For a slightly more mainstream HW pizza option, Kellogg announced in December 2013 that it had introduced a new line of single-serve vegetarian pizzas under its Kashi brand name. Kashi is the US’s 17th-ranked health and wellness brand (2012), and its products are particularly prominent in breakfast cereals, cookies, crackers and snack bars, but it also offers healthy frozen entrees such as pasta and risotto dishes. Hence, the brand’s recent foray into frozen pizza is not such a long shot at all.
Kellogg is homing in on the thus far still underexploited niche with its two varieties of Kashi pizza: Greek Tzatziki; and Indian Tikka Masala. The products are made from seven whole grains, with added flax and sesame seeds and plenty of vegetables, including spinach and aubergine.

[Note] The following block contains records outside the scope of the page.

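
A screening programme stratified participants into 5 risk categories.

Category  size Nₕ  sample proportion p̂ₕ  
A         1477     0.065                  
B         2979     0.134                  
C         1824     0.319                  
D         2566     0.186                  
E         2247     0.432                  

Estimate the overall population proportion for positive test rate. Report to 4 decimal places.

0.2276

Wₕ = Nₕ/N with N = 11093: 0.1331, 0.2685, 0.1644, 0.2313, 0.2026.
p̂_st = 0.1331·0.065 + 0.2685·0.134 + 0.1644·0.319 + 0.2313·0.186 + 0.2026·0.432 ≈ 0.227623... → 0.2276.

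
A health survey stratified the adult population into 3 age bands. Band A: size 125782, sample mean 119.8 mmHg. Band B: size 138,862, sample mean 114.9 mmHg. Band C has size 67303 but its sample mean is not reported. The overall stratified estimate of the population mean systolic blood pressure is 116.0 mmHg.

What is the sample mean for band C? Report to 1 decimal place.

N = 125782 + 138862 + 67303 = 331947.
Overall total = μ·N = 116.0·331947 = 38505852.
Subtract the known strata: 125782·119.8 + 138862·114.9 = 31023927.4.
Remaining total for band C: 38505852 − 31023927.4 = 7481924.6.
Divide by its size: 7481924.6 / 67303 = 111.168... → 111.2.

111.2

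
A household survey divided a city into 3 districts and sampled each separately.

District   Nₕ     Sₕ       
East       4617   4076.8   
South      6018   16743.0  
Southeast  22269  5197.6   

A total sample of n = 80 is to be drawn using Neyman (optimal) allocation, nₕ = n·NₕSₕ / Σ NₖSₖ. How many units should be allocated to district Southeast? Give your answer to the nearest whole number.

East: NₕSₕ = 4617·4076.8 = 18822585.6
South: NₕSₕ = 6018·16743.0 = 100759374
Southeast: NₕSₕ = 22269·5197.6 = 115745354.4
Σ NₕSₕ = 235327314.
n_Southeast = 80·115745354.4/235327314 = 39.348... → 39.

39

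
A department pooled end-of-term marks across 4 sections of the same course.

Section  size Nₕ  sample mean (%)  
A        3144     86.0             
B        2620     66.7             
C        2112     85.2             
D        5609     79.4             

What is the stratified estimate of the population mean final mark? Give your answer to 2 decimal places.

x̄_st = (Σ Nₕx̄ₕ) / (Σ Nₕ) = (3144·86.0 + 2620·66.7 + 2112·85.2 + 5609·79.4) / 13485
= 1070435 / 13485 = 79.3797... → 79.38.

79.38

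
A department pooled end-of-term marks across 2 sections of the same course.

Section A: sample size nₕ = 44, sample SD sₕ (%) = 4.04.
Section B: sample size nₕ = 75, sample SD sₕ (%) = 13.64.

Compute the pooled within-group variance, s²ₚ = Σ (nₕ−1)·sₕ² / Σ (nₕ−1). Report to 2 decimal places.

123.67

A: (44−1)·4.04² = 43·16.3216 = 701.8288
B: (75−1)·13.64² = 74·186.0496 = 13767.6704
Numerator = 14469.4992; denominator = Σ(nₕ−1) = 117.
s²ₚ = 14469.4992/117 = 123.6709... → 123.67.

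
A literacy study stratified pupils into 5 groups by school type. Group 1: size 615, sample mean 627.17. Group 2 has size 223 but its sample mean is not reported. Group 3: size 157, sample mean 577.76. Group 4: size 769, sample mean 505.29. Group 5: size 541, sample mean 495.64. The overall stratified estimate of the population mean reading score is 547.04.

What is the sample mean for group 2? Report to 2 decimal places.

573.09

Σ Nₕx̄ₕ = N·μ, so 223·x̄_2 = 2305·547.04 − (615·627.17 + 157·577.76 + 769·505.29 + 541·495.64).
= 1260927.2 − 1133127.12 = 127800.08.
x̄_2 = 127800.08 / 223 = 573.0945... → 573.09.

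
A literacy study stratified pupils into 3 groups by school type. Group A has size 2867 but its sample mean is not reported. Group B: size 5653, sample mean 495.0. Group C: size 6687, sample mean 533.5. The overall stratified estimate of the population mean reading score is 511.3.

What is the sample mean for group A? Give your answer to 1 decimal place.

Σ Nₕx̄ₕ = N·μ, so 2867·x̄_A = 15207·511.3 − (5653·495.0 + 6687·533.5).
= 7775339.1 − 6365749.5 = 1409589.6.
x̄_A = 1409589.6 / 2867 = 491.660... → 491.7.

491.7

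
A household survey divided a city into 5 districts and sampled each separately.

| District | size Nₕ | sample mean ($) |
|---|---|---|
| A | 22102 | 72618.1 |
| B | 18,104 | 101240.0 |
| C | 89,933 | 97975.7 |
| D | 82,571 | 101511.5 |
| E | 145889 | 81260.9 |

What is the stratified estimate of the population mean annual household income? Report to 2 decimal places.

N = 22102 + 18104 + 89933 + 82571 + 145889 = 358599.
Weight each subgroup mean by Nₕ/N and sum.
Σ Nₕx̄ₕ = 22102·72618.1 + 18104·101240.0 + 89933·97975.7 + 82571·101511.5 + 145889·81260.9 = 1605005246.2 + 1832848960 + 8811248628.1 + 8381906066.5 + 11855071440.1 = 32486080340.9.
Divide by N: 32486080340.9 / 358599 = 90591.6646... → 90591.66.

90591.66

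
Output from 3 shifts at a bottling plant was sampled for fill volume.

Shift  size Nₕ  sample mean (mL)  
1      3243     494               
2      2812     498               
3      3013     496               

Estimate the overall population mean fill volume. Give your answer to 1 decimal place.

N = 9068; weights Wₕ = Nₕ/N = (0.3576, 0.3101, 0.3323).
x̄_st = Σ Wₕ·x̄ₕ = 0.3576·494 + 0.3101·498 + 0.3323·496 ≈ 495.905...
→ 495.9.

495.9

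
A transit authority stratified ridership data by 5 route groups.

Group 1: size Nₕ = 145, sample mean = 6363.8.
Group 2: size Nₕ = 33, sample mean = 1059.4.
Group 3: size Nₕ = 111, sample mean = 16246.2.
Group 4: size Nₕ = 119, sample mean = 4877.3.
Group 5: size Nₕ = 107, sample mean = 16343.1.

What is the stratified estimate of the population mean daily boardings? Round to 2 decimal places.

9883.79

x̄_st = (Σ Nₕx̄ₕ) / (Σ Nₕ) = (145·6363.8 + 33·1059.4 + 111·16246.2 + 119·4877.3 + 107·16343.1) / 515
= 5090149.8 / 515 = 9883.7860... → 9883.79.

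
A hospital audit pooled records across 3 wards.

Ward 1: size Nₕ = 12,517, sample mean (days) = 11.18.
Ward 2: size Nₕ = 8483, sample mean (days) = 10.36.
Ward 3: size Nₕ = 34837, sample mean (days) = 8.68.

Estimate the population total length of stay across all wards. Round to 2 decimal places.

Population total = Σ Nₕ·x̄ₕ (each stratum's size times its mean).
12517·11.18 + 8483·10.36 + 34837·8.68 = 139940.06 + 87883.88 + 302385.16 = 530209.10.

530209.10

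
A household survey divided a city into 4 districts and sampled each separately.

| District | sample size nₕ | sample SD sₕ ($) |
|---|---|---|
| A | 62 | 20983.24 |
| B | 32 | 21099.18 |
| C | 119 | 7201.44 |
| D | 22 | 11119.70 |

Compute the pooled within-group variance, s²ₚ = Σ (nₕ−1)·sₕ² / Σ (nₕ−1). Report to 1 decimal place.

213743223.8

A: (62−1)·20983.24² = 61·440296360.8976 = 26858078014.7536
B: (32−1)·21099.18² = 31·445175396.6724 = 13800437296.8444
C: (119−1)·7201.44² = 118·51860738.0736 = 6119567092.6848
D: (22−1)·11119.70² = 21·123647728.09 = 2596602289.89
Numerator = 49374684694.1728; denominator = Σ(nₕ−1) = 231.
s²ₚ = 49374684694.1728/231 = 213743223.784... → 213743223.8.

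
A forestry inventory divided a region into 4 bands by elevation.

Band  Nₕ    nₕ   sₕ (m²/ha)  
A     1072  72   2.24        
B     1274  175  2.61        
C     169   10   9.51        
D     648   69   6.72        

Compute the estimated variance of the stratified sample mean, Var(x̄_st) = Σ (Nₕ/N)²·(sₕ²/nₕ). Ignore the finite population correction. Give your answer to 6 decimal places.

N = 3163. Term for each stratum: Wₕ²sₕ²/nₕ.
Var(x̄_st) = 0.008004878 + 0.006315147 + 0.025818800 + 0.027468888 = 0.067607713 → 0.067608.

0.067608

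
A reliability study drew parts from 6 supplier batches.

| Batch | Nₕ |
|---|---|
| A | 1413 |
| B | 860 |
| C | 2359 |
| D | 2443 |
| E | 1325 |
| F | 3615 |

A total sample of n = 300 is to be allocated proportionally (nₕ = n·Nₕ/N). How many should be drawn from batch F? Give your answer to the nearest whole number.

N = 1413 + 860 + 2359 + 2443 + 1325 + 3615 = 12015.
n_F = 300·3615/12015 = 90.262... → 90.

90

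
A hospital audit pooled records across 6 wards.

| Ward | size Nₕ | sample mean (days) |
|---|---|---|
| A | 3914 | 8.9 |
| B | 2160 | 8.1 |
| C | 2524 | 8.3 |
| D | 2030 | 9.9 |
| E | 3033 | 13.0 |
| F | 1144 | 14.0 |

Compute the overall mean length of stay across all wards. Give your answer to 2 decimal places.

10.05

x̄_st = (Σ Nₕx̄ₕ) / (Σ Nₕ) = (3914·8.9 + 2160·8.1 + 2524·8.3 + 2030·9.9 + 3033·13.0 + 1144·14.0) / 14805
= 148821.8 / 14805 = 10.0521... → 10.05.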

Health and wellness-positioned pizzas are not only here to stay, but they are destined for a long-term growth trajectory. HW pizzas have global appeal as a convenience food, and one that is easy enough to “healthify”. Its unrivalled popularity with young consumers is also going to be a driving factor behind company’s new product development efforts, particularly with ever more regulations encroaching on the school cafeteria environment in terms of the nutritional composition of the food on offer.
Another anticipated development is an increasing number of brand extensions, ie healthy pizza launches by organic and natural players not previously involved in the pizza category.
Over the 2008-2013 review period, the most dynamic growth markets for HW ready meals were Argentina, Mexico, Finland, Poland, Norway, Switzerland, Italy and Australia. These are all markets where pizza is highly popular and where a proliferation of health and wellness-positioned pizzas is expected over the forecast period.